ANDREAS ZUMACH: Yes. I heard that. Let me just remind listeners about what — two other — well, anecdotes from 12 years ago, which I think still are somewhat important. The one is after the Iraqi invasion of Kuwait, the U.N. security council, two days later voted on the most comprehensive economic sanctions that have been handed down during the whole history of the United Nations, the league of nations in the last century. The problem was that the U.N. at the time did not have any instruments to control it or to monitor whether or not these economic sanctions were successful, whether they might at some point force Saddam Hussein to withdraw his occupation forces from Kuwait. The only ones who have the means to control this were the U.S. government at the time. This has changed. They were the only ones who had the satellite systems in place controlling whatever was moving underground there.

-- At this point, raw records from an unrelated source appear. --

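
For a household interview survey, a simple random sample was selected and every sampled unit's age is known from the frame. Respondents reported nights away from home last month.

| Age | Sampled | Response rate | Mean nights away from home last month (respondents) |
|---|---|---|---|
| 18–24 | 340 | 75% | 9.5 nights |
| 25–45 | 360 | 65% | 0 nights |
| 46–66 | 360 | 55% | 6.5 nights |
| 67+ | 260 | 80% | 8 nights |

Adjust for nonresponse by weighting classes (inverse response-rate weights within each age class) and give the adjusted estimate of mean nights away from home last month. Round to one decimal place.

Weighting each respondent by the inverse class response rate inflates each class back to its sampled size, so the class weight is n_sampled:
  18–24: 340 × 9.5 = 3230
  25–45: 360 × 0 = 0
  46–66: 360 × 6.5 = 2340
  67+: 260 × 8 = 2080
Adjusted estimate = 7650 / 1,320 = 5.79545 → 5.8.

5.8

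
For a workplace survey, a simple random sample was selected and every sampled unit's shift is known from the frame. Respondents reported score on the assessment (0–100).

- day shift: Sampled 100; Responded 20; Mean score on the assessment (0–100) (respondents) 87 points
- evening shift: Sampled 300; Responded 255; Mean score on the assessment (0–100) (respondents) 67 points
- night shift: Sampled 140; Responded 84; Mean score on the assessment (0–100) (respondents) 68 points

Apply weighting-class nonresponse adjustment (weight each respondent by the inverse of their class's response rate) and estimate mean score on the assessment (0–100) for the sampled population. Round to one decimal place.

Response rates by class: day shift 20/100 = 20%, evening shift 255/300 = 85%, night shift 84/140 = 60%.
With weight = n_sampled/n_responded per class, the weighted class total is n_sampled:
  day shift: 100 × 87 = 8700
  evening shift: 300 × 67 = 20,100
  night shift: 140 × 68 = 9520
Adjusted estimate = 38,320 / 540 = 70.963 → 71.0.

71.0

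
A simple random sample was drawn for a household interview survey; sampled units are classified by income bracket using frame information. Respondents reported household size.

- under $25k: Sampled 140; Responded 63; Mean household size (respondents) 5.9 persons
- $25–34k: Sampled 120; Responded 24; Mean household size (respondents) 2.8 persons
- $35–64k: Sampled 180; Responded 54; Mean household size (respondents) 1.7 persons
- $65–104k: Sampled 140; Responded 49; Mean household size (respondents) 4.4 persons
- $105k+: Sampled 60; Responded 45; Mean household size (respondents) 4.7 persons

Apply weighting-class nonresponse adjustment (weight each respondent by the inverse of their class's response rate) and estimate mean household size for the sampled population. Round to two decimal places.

Response rates by class: under $25k 63/140 = 45%, $25–34k 24/120 = 20%, $35–64k 54/180 = 30%, $65–104k 49/140 = 35%, $105k+ 45/60 = 75%.
Each respondent's weight = sampled/responded in their class; summing within a class gives n_sampled, so:
  under $25k: 140 × 5.9 = 826
  $25–34k: 120 × 2.8 = 336
  $35–64k: 180 × 1.7 = 306
  $65–104k: 140 × 4.4 = 616
  $105k+: 60 × 4.7 = 282
Adjusted estimate = 2366 / 640 = 3.69687 → 3.70.

3.70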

They had at this time at least enough spies on the ground, but they wouldn’t share any of the information with either the U.N. or with anybody else.

It was Bush and Baker, especially, who starting mid September, less than six weeks after the Iraqi invasion, and the vote on the sanctions in the Security Council, they started to argue that the sanctions were a total failure and therefore, one needed to take military action against Iraq. The military build up of U.S. forces actually started by the second half of September. Nobody was, at this time, in a position to contradict this claim that the economic sanctions were a failure. And later after the war was over, they had done an analysis which was given to Bush and Baker in mid December, four-and-a-half months after the Iraqi invasion, and according to this analysis, the economic sanction against Iraq were the most successful economic sanctions ever in the whole history of the last century. It brought down the Iraqi exports by 97%, the imports by 90% and what is most important, the gross national product by 45%.

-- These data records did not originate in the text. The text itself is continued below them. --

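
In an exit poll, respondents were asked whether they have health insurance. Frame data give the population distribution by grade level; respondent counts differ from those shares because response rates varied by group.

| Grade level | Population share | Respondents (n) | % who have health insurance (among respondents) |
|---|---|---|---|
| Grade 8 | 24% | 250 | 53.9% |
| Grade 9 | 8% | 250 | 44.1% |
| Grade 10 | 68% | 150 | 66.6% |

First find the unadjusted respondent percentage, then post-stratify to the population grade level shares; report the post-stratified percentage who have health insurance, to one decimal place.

Unadjusted (pooled respondent) estimate weights by respondent counts:
  (250/650)×53.9 + (250/650)×44.1 + (150/650)×66.6 = 53.0615%
Reweighting by population grade level shares:
  0.24×53.9 + 0.08×44.1 + 0.68×66.6 = 61.752%

61.8%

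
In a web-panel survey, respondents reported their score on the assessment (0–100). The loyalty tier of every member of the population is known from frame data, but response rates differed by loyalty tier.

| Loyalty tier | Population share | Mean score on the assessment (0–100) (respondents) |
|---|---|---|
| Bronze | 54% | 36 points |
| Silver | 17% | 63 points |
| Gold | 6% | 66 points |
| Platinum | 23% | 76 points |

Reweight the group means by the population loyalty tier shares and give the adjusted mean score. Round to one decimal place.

Weight each group's respondent value by its population share:
  Bronze: 0.54 × 36 = 19.44
  Silver: 0.17 × 63 = 10.71
  Gold: 0.06 × 66 = 3.96
  Platinum: 0.23 × 76 = 17.48
Post-stratified estimate = 51.59 → 51.6.

51.6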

This in the short period of four-and-a-half months. Baker and Bush decided to keep this analysis another secret, probably because this analysis ended with the recommendation by the C.I.A., if we continue this kind of sanctions for another two or three months, Saddam Hussein will have to withdraw his troops from Kuwait because he won’t be able to sustain them, to feed them anymore. I make every bet if this C.I.A. Analysis would have been known to the U.S. Congress when the congress voted on January 12, 1991, to give the war power to the president, the Congress would have voted against it. You might remember that it was not a big majority only 52-42 in the Senate.

This is the other one — there was a meeting, the last chance, which was a meeting between Baker and then foreign minister Tariq Aziz here in Geneva on January 9, 1991. Everybody expected it to last maybe a half hour, maybe an hour, then it lasted six, seven, eight, finally 11 hours. And worldwide the hope was growing they found some kind of a political solution. And then at the evening when Baker gave his press conference, his first sentences became clear, no it, was a failure. He never answered the question why his meeting with Tariq Aziz failed? We still don’t know at which point this meeting failed, who got up first from the table, and ended the negotiations. I hope at some point he might be forced to answer those questions.

AMY GOODMAN: Andreas Zumach , I want to thank you for being with us. He is the Geneva based correspondent for the German newspaper- Die Tageszeitung, speaking to us from Geneva.